In the new order of the day, many experts believe that CT angiography (CTA) will replace invasive cardiac catheterization as the primary diagnostic tool for detecting coronary artery disease (CAD) and disorders. This notion has been backed by heavy investments from vendors in clinical trials that may shore up supporting data.

Recently, Toshiba launched one of the largest clinical trials to date, the Toshiba CorE 64 trial, to evaluate the use of 64-slice CT technology. One of the trial’s objectives is to determine if CT could be a diagnostic alternative to cardiac catheterization. If the results prove to be in CT’s favor, trials like this may be justification enough for cardiac CTA to become the gold standard for diagnosing CAD.

But before you write off cardiac catheterization, the Centers for Medicare and Medicaid Services (CMS) is not yet convinced. CMS considers substituting cardiac cath with CTA potentially risky due to the lack of clinical data supporting positive patient outcomes, and, on June 13 of this year, it initiated a National Coverage Analysis (NCA) regarding CTA. CMS states on its Web site (http://www.cms.hhs.gov/mcd/viewtrackingsheet.asp?id=206) that while “[p]roponents have claimed that the use of cardiac CTA will lead to better health outcomes and a reduction in cardiac catheterization, the current standard for diagnosis of coronary artery disease…CMS is concerned that despite the lack of clinical evidence to demonstrate improved patient health outcomes with CTA, the procedure has been rapidly adopted by the clinical community.”

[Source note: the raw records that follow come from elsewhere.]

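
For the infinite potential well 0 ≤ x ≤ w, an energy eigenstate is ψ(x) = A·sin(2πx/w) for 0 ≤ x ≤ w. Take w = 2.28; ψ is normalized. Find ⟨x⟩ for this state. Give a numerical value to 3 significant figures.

By definition ⟨x⟩ = ∫ x |ψ(x)|² dx.
Using sin²θ = (1 − cos 2θ)/2, evaluating both integrals, ⟨x⟩ = w/2.
Putting w = 2.28 gives 1.140.

⟨x⟩ ≈ 1.14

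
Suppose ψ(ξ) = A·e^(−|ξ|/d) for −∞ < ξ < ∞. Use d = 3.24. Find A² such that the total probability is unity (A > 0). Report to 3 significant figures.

A^2 ≈ 0.309

Require ∫ |ψ|² dξ = 1 over the whole domain.
Carrying out the integral gives A² · d.
Substituting d = 3.24 gives A² = 0.3086, so A = 0.5556.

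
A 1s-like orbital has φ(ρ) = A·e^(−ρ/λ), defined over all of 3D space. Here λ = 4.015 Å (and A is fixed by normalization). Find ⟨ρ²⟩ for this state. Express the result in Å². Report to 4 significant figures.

⟨ρ^2⟩ ≈ 48.36 Å^2

⟨ρ²⟩ = ∫ ρ^2 |φ|² 4πρ² dρ over the full domain.
With ∫₀^∞ ρ^4 e^(−αρ) dρ = 4!/α^5, since the A² factors cancel between numerator and denominator, ⟨ρ²⟩ = 3·λ^2.
Putting λ = 4.015 gives 48.361.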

CMS indicates that the NCA will evaluate the available evidence for CTA when used to diagnose CAD to determine if a national coverage determination (NCD) is warranted. Plus, the organization has called out for public comments and clinical studies that evaluate CTA technology.

CMS has given the public and the industry 30 days to respond before deciding on whether the situation merits the proposed NCD. So before you substitute cardiac cath with CTA, you might want to wait a few days.